O material do Fórum aponta que os registros de homicídio caíram em todas as regiões do País, exceto na Norte. Nela, foram registrados 6.291 assassinatos no último ano, ante 5.758 em 2020. A maior alta foi no Amazonas, onde as mortes subiram de 1.121 para 1.670.
Recentemente, o indigenista Bruno Pereira e o jornalista britânico Dom Phillips foram mortos em Atalaia do Norte, na fronteira do Estado. O crime chamou atenção para a alta da violência na área.
Os conflitos na Amazônia, explicou Lima, dão continuidade a uma série de disputas entre facções que vêm ocorrendo desde 2017 e que antes resultaram na alta de homicídios no Nordeste. Em 2017, o Nordeste chegou a registrar 27.288 homicídios.
Agora, ainda é a líder em registros no País, mas passa por um processo de estabilização - foram 20.500 ocorrências em 2021.Neste período, outras regiões entraram no radar das facções.
"Tabatinga (AM) hoje é considerada a segunda principal cidade de tráfico internacional de drogas e armas. Só perde para a rota de Ponta Porã (MS)", destacou Lima. "A rota de Ponta Porã é controlada pelo PCC (Primeiro Comando da Capital), já a de Tabatinga é controlada pelo Comando Vermelho. Mas essas rotas são disputadas."
Os conflitos pelo controle de regiões como essas, explicou, são um dos principais motivos que justificam a alta de mortes em regiões específicas do mapa, ao mesmo tempo em que outras localidades parecem sair de foco. "A área de Tabatinga ainda tem toda a interligação com as questões ambientais", diz ele, lembrando que as execuções de Bruno Pereira e Dom Phillips, no Vale do Javari, foram perto daquela região.

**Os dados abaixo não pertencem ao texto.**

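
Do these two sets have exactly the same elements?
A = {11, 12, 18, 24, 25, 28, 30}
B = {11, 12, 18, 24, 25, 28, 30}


Two sets are equal iff they have exactly the same elements.
A = {11, 12, 18, 24, 25, 28, 30}
B = {11, 12, 18, 24, 25, 28, 30}
Same elements → A = B

Yes, A = B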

"Mas o tráfico sozinho não explica isso (as variações nos homicídios), há outros fatores", disse Lima.
Conforme o diretor do Fórum, 23% da tendência observada em 2021 - seja de alta ou de diminuição dos índices de criminalidade - recebeu influência de alterações na estrutura demográfica da população brasileira. "A gente sabe que quem morre mais e mata mais são os jovens", disse o sociólogo. O processo de envelhecimento da população também resvala nos índices de criminalidade.

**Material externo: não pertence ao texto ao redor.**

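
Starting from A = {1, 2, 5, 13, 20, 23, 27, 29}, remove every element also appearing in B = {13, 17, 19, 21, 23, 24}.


A \ B = elements in A but not in B
A = {1, 2, 5, 13, 20, 23, 27, 29}
B = {13, 17, 19, 21, 23, 24}
Remove from A any elements in B
A \ B = {1, 2, 5, 20, 27, 29}

A \ B = {1, 2, 5, 20, 27, 29}


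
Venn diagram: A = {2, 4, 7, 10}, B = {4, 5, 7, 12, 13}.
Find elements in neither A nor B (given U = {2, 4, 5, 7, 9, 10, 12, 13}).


A = {2, 4, 7, 10}
B = {4, 5, 7, 12, 13}
Region: in neither A nor B (given U = {2, 4, 5, 7, 9, 10, 12, 13})
Elements: {9}

Elements in neither A nor B (given U = {2, 4, 5, 7, 9, 10, 12, 13}): {9}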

Lima reforça que as faixas de 10 a 19 anos e de 20 a 29 anos são as que mais influenciam nos indicadores, o que demanda políticas públicas focalizadas. "É nesse segmento que a dinâmica da violência letal tem maior peso e, portanto, é nesse segmento que a gente tem que olhar com mais atenção o que está sendo feito", disse.
Nesse contexto, ele reforça que programas específicos dos governos estaduais também podem ter influenciado a queda dos homicídios, sobretudo para evitar com que jovens sejam cooptados pelo crime organizado. Como exemplo, cita as iniciativas Viva Brasília, no Distrito Federal, e RS Mais Seguro, no Rio Grande do Sul.
"Esses programas, segundo os estudos disponíveis, funcionam. O problema é que são circunscritos à liderança do gestor daquele momento", ponderou Lima.
Como não houve mudança estrutural na área, explicou, iniciativas como essas podem perder impacto, a depender dos planos dos próximos gestores. Já o impacto da pandemia e das medidas de isolamento social em 2020 e no ano passado, segundo os analistas do Fórum, foi maior em crimes patrimoniais ou de oportunidade, como roubos, do que nos assassinatos.